Suara.com - Pemerintah melakukan Pemberlakuan Pembatasan Kegiatan Masyarakat alias PPKM Darurat yakni berlaku pada 3 sampai 20 Juli 2021.
PPKM Darurat ini diungkap oleh Juru Bicara Menteri Koordinator Bidang Kemaritiman dan Investasi Jodi Mahardi. Ia menegaskan, PPKM Darurat ini merupakan tindakan kemanusiaan.
“Kita bisa melewati situasi ini. Bersama-sama tetap bersatu melawan Covid-19, semoga Tuhan melindungi dan menyehatkan seluruh bangsa Indonesia,” ungkapnya dalam keterangan rilis KPCPEN yang diterima Suara.com, Selasa (6/7/2021).
Jodi Mahardi menambahkan, hari ini sudah ada 31 ribu lebih yang terkonfirmasi positif Covid-19. Di sisi lain, kasus yang meninggal dalam satu hari kini mencapai 728 orang.
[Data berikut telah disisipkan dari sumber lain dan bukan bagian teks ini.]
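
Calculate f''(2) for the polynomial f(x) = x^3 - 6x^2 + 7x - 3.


First derivative:
f'(x) = 3x^2 - 12x + 7
Second derivative:
f''(x) = 6x - 12
Substitute x = 2:
f''(2) = 6 * 2 - 12
= 12 - 12
= 0

0


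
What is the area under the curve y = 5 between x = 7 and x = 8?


The area under a constant function y = 5 is a rectangle.
Width = 8 - 7 = 1
Height = 5
Area = width * height
= 1 * 5
= 5

5


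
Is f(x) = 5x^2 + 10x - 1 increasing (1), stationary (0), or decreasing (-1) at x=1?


Compute f'(x) to determine behavior:
f'(x) = 10x + 10
f'(1) = 10 * 1 + 10
= 10 + 10
= 20
Since f'(1) > 0, the function is increasing (1)

1


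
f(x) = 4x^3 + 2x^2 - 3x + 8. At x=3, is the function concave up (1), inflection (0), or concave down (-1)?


Concavity is determined by the sign of f''(x).
f(x) = 4x^3 + 2x^2 - 3x + 8
f'(x) = 12x^2 + 4x - 3
f''(x) = 24x + 4
f''(3) = 24 * 3 + 4
= 72 + 4
= 76
Since f''(3) > 0, the function is concave up (1)

1


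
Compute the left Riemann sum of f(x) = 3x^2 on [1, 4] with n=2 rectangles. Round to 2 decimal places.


Left Riemann sum uses left endpoints of each subinterval.
Interval: [1, 4], n = 2
dx = (4 - 1) / 2 = 3/2
Left endpoints: [1, 5/2]
f values: [3, 75/4]
Sum = dx * (sum of f values)
= 3/2 * 87/4
= 261/8 ≈ 32.63

32.63


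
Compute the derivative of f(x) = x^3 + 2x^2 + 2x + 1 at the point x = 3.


Differentiate f(x) = x^3 + 2x^2 + 2x + 1 term by term:
f'(x) = 3x^2 + 4x + 2
Substitute x = 3:
f'(3) = 3 * 3^2 + 4 * 3 + 2
= 27 + 12 + 2
= 41

41


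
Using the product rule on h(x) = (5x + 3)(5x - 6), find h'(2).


Let u(x) = 5x + 3 and v(x) = 5x - 6
u'(x) = 5
v'(x) = 5
Product rule: h'(x) = u'(x)*v(x) + u(x)*v'(x)
= 5 * (5x - 6) + (5x + 3) * 5
At x = 2:
u(2) = 5 * 2 + 3 = 13
v(2) = 5 * 2 - 6 = 4
h'(2) = 5 * 4 + 13 * 5
= 20 + 65
= 85

85


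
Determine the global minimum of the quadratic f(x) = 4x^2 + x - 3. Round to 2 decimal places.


For a quadratic f(x) = ax^2 + bx + c with a > 0, the minimum is at the vertex.
Vertex x-coordinate: x = -b/(2a)
x = -(1) / (2 * 4)
x = -1/8
Substitute back to find the minimum value:
f(-1/8) = 4 * (-1/8)^2 + 1 * (-1/8) - 3
= 1/16 - 1/8 - 3
= -49/16 ≈ -3.06

-3.06


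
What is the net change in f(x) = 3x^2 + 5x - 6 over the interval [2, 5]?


Net change = f(b) - f(a)
f(x) = 3x^2 + 5x - 6
Compute f(5):
f(5) = 3 * 5^2 + 5 * 5 - 6
= 75 + 25 - 6
= 94
Compute f(2):
f(2) = 3 * 2^2 + 5 * 2 - 6
= 12 + 10 - 6
= 16
Net change = 94 - 16 = 78

78


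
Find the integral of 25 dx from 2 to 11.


The integral of a constant k over [a, b] equals k * (b - a).
integral from 2 to 11 of 25 dx
= 25 * (11 - 2)
= 25 * 9
= 225

225


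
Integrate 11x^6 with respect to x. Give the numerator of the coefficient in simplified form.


Apply the power rule for integration:
integral of ax^n dx = a/(n+1) * x^(n+1) + C
integral of 11x^6 dx
= 11/7 * x^7 + C
The coefficient in lowest terms is 11/7, and its numerator is 11

11


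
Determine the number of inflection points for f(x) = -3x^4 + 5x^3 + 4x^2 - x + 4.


Inflection points occur where f''(x) = 0 and concavity changes.
f(x) = -3x^4 + 5x^3 + 4x^2 - x + 4
f'(x) = -12x^3 + 15x^2 + 8x - 1
f''(x) = -36x^2 + 30x + 8
This is a quadratic in x. Use the discriminant to count real roots.
Discriminant = (30)^2 - 4 * (-36) * 8
= 900 - (-1152)
= 2052
Since discriminant > 0, f''(x) = 0 has 2 distinct real solutions.
A quadratic with two distinct real roots changes sign at each root, so concavity changes at both.
Number of inflection points: 2

2


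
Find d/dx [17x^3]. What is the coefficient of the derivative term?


We apply the power rule: d/dx [ax^n] = a*n * x^(n-1)
d/dx [17x^3]
= 17 * 3 * x^(3-1)
= 51x^2
The coefficient is 51

51


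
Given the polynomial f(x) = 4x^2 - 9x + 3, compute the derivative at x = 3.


Differentiate term by term using power and sum rules:
f(x) = 4x^2 - 9x + 3
f'(x) = 8x - 9
Substitute x = 3:
f'(3) = 8 * 3 - 9
= 24 - 9
= 15

15


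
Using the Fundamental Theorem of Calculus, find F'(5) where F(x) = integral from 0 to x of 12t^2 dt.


By the Fundamental Theorem of Calculus (Part 1):
If F(x) = integral from 0 to x of f(t) dt, then F'(x) = f(x)
Here f(t) = 12t^2
So F'(x) = 12x^2
Evaluate at x = 5:
F'(5) = 12 * 5^2
= 12 * 25
= 300

300


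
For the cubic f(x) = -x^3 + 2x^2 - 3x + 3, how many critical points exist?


Find where f'(x) = 0:
f(x) = -x^3 + 2x^2 - 3x + 3
f'(x) = -3x^2 + 4x - 3
This is a quadratic in x. Use the discriminant to count real roots.
Discriminant = (4)^2 - 4 * (-3) * (-3)
= 16 - 36
= -20
Since discriminant < 0, f'(x) = 0 has no real solutions.
Number of critical points: 0

0


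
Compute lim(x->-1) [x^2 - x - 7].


Since polynomials are continuous, we use direct substitution.
lim(x->-1) of x^2 - x - 7
= 1 * (-1)^2 - 1 * (-1) - 7
= 1 + 1 - 7
= -5

-5


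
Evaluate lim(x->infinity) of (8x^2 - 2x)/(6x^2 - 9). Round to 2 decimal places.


For limits at infinity with equal-degree polynomials,
we compare leading coefficients.
Numerator leading term: 8x^2
Denominator leading term: 6x^2
Divide both by x^2:
lim = (8 - 2/x) / (6 - 9/x^2)
As x -> infinity, the 1/x and 1/x^2 terms vanish:
= 8/6 = 4/3 ≈ 1.33

1.33


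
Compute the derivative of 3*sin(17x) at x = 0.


Apply the chain rule to differentiate 3*sin(17x):
d/dx [3*sin(17x)]
= 3 * cos(17x) * d/dx(17x)
= 3 * 17 * cos(17x)
= 51 * cos(17x)
Evaluate at x = 0:
= 51 * cos(0)
= 51 * 1
= 51

51


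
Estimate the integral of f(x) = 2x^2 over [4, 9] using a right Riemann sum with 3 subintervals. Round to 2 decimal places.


Right Riemann sum uses right endpoints of each subinterval.
Interval: [4, 9], n = 3
dx = (9 - 4) / 3 = 5/3
Right endpoints: [17/3, 22/3, 9]
f values: [578/9, 968/9, 162]
Sum = dx * (sum of f values)
= 5/3 * 3004/9
= 15020/27 ≈ 556.30

556.30


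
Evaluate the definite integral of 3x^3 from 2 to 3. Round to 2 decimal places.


Find the antiderivative of 3x^3:
F(x) = 3/4 * x^4
Apply the Fundamental Theorem of Calculus:
F(3) - F(2)
= 3/4 * 3^4 - 3/4 * 2^4
= 3/4 * (81 - 16)
= 3/4 * 65
= 195/4 = 48.75

48.75


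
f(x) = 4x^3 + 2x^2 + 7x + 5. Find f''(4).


First derivative:
f'(x) = 12x^2 + 4x + 7
Second derivative:
f''(x) = 24x + 4
Substitute x = 4:
f''(4) = 24 * 4 + 4
= 96 + 4
= 100

100


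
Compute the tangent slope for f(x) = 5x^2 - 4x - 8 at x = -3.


The slope of the tangent line equals f'(x) at the point.
f(x) = 5x^2 - 4x - 8
f'(x) = 10x - 4
At x = -3:
f'(-3) = 10 * (-3) - 4
= -30 - 4
= -34

-34


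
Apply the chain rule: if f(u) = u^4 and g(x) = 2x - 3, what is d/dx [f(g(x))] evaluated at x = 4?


Using the chain rule: (f(g(x)))' = f'(g(x)) * g'(x)
First, find g(4):
g(4) = 2 * 4 - 3 = 5
Next, f'(u) = 4u^3
And g'(x) = 2
So f'(g(4)) * g'(4)
= 4 * 5^3 * 2
= 4 * 125 * 2
= 1000

1000


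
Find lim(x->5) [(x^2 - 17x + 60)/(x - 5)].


Direct substitution gives 0/0, so we factor the numerator.
Factor: (x^2 - 17x + 60) = (x - 5)(x - 12)
Cancel the common factor (x - 5):
(x^2 - 17x + 60)/(x - 5) = (x - 12)
Now substitute x = 5:
= (5) - (12) = -7

-7


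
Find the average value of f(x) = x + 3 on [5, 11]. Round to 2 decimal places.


Average value = 1/(b-a) * integral from a to b of f(x) dx
First compute the integral of x + 3:
F(x) = (1/2)x^2 + 3x
F(11) = 1/2 * 121 + 3 * 11 = 187/2
F(5) = 1/2 * 25 + 3 * 5 = 55/2
Integral = 187/2 - 55/2 = 66
Average = 66 / (11 - 5) = 66 / 6
= 11 = 11.00

11.00


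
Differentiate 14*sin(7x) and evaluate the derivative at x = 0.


Apply the chain rule to differentiate 14*sin(7x):
d/dx [14*sin(7x)]
= 14 * cos(7x) * d/dx(7x)
= 14 * 7 * cos(7x)
= 98 * cos(7x)
Evaluate at x = 0:
= 98 * cos(0)
= 98 * 1
= 98

98


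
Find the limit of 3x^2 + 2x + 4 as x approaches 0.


Since polynomials are continuous, we use direct substitution.
lim(x->0) of 3x^2 + 2x + 4
= 3 * 0^2 + 2 * 0 + 4
= 0 + 0 + 4
= 4

4


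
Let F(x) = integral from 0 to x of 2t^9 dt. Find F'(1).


By the Fundamental Theorem of Calculus (Part 1):
If F(x) = integral from 0 to x of f(t) dt, then F'(x) = f(x)
Here f(t) = 2t^9
So F'(x) = 2x^9
Evaluate at x = 1:
F'(1) = 2 * 1^9
= 2 * 1
= 2

2


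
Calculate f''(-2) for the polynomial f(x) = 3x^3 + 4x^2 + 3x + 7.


First derivative:
f'(x) = 9x^2 + 8x + 3
Second derivative:
f''(x) = 18x + 8
Substitute x = -2:
f''(-2) = 18 * (-2) + 8
= -36 + 8
= -28

-28


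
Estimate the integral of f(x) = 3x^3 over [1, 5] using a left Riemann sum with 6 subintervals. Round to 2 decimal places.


Left Riemann sum uses left endpoints of each subinterval.
Interval: [1, 5], n = 6
dx = (5 - 1) / 6 = 2/3
Left endpoints: [1, 5/3, 7/3, 3, 11/3, 13/3]
f values: [3, 125/9, 343/9, 81, 1331/9, 2197/9]
Sum = dx * (sum of f values)
= 2/3 * 528
= 352 = 352.00

352.00


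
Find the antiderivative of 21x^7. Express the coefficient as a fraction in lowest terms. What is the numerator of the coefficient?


Apply the power rule for integration:
integral of ax^n dx = a/(n+1) * x^(n+1) + C
integral of 21x^7 dx
= 21/8 * x^8 + C
The coefficient in lowest terms is 21/8, and its numerator is 21

21


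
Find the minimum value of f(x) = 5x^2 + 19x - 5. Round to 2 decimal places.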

Bahkan, kasus aktif yang sedang ditangani kini telah mencapai lebih dari 324 ribu orang.
“Jumlah pasien Covid-19 saat ini bisa memenuhi kapasitas kawasan Monas, dan ini sudah mendekati jumlah penduduk kota Jogja. Kondisi ini harus kita hentikan bersama-sama, yakni dengan patuhi peraturan PPKM, tinggal di rumah, dan apabila harus keluar pastikan ikut program vaksinasi,” tambah Jodi Mahardi.
Ia juga menyampaikan duka cita bagi korban yang sudah berpulang akibat Covid-19. Selain itu, saat diberlakukan PPKM Darurat, Pemerintah perlu memastikan jumlah pasokan obat-obatan dan alat kesehatan dalam keadaan aman.
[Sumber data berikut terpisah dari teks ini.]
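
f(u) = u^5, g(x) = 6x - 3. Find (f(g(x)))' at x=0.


Using the chain rule: (f(g(x)))' = f'(g(x)) * g'(x)
First, find g(0):
g(0) = 6 * 0 - 3 = -3
Next, f'(u) = 5u^4
And g'(x) = 6
So f'(g(0)) * g'(0)
= 5 * (-3)^4 * 6
= 5 * 81 * 6
= 2430

2430


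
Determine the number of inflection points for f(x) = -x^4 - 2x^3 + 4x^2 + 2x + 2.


Inflection points occur where f''(x) = 0 and concavity changes.
f(x) = -x^4 - 2x^3 + 4x^2 + 2x + 2
f'(x) = -4x^3 - 6x^2 + 8x + 2
f''(x) = -12x^2 - 12x + 8
This is a quadratic in x. Use the discriminant to count real roots.
Discriminant = (-12)^2 - 4 * (-12) * 8
= 144 - (-384)
= 528
Since discriminant > 0, f''(x) = 0 has 2 distinct real solutions.
A quadratic with two distinct real roots changes sign at each root, so concavity changes at both.
Number of inflection points: 2

2


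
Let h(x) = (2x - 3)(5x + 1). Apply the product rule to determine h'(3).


Let u(x) = 2x - 3 and v(x) = 5x + 1
u'(x) = 2
v'(x) = 5
Product rule: h'(x) = u'(x)*v(x) + u(x)*v'(x)
= 2 * (5x + 1) + (2x - 3) * 5
At x = 3:
u(3) = 2 * 3 - 3 = 3
v(3) = 5 * 3 + 1 = 16
h'(3) = 2 * 16 + 3 * 5
= 32 + 15
= 47

47


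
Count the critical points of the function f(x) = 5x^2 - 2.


Find where f'(x) = 0:
f'(x) = 10x
Set f'(x) = 0:
10x = 0
x = 0 / 10 = 0
This is a linear equation in x, so there is exactly one solution.
Number of critical points: 1

1


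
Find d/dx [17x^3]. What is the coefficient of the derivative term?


We apply the power rule: d/dx [ax^n] = a*n * x^(n-1)
d/dx [17x^3]
= 17 * 3 * x^(3-1)
= 51x^2
The coefficient is 51

51


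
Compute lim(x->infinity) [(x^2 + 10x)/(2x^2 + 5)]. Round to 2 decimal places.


For limits at infinity with equal-degree polynomials,
we compare leading coefficients.
Numerator leading term: x^2
Denominator leading term: 2x^2
Divide both by x^2:
lim = (1 + 10/x) / (2 + 5/x^2)
As x -> infinity, the 1/x and 1/x^2 terms vanish:
= 1/2 = 0.50

0.50


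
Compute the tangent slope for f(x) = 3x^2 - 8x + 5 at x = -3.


The slope of the tangent line equals f'(x) at the point.
f(x) = 3x^2 - 8x + 5
f'(x) = 6x - 8
At x = -3:
f'(-3) = 6 * (-3) - 8
= -18 - 8
= -26

-26


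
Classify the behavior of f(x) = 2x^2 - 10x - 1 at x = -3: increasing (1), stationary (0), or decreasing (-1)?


Compute f'(x) to determine behavior:
f'(x) = 4x - 10
f'(-3) = 4 * (-3) - 10
= -12 - 10
= -22
Since f'(-3) < 0, the function is decreasing (-1)

-1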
Adapun rantai suplai dan distribusi perlu dioptimalkan juga, agar tidak ada kendala nantinya saat pemenuhan kebutuhan di lapangan. Tentunya, Pemerintah terus berupaya memastikan ketersediaan fasilitas lain, salah satunya tabung oksigen.
Ketersediaan oksigen ini juga merupakan bentuk komitmen dari Kementerian Perindustrian, yang di mana oksigen industri telah dikonversi ke medis mencapai 90 persen.
Saat masa PPKM Darurat, bagi orang yang sudah terkonfirmasi positif dan sedang menjalani isolasi mandiri, Jodi mengatakan Kementerian Kesehatan telah bekerjasama dengan 11 platform telemedicine. Kerja sama ini guna memberikan jasa konsultasi dokter dan jasa pengiriman obat secara gratis.
“Informasi selengkapnya bisa lewat situs berita Kementerian Kesehatan RI di sehatnegeriku.kemkes.go.id, dan aplikasi atau hotline, customer service telemedis tersebut,” pungkasnya.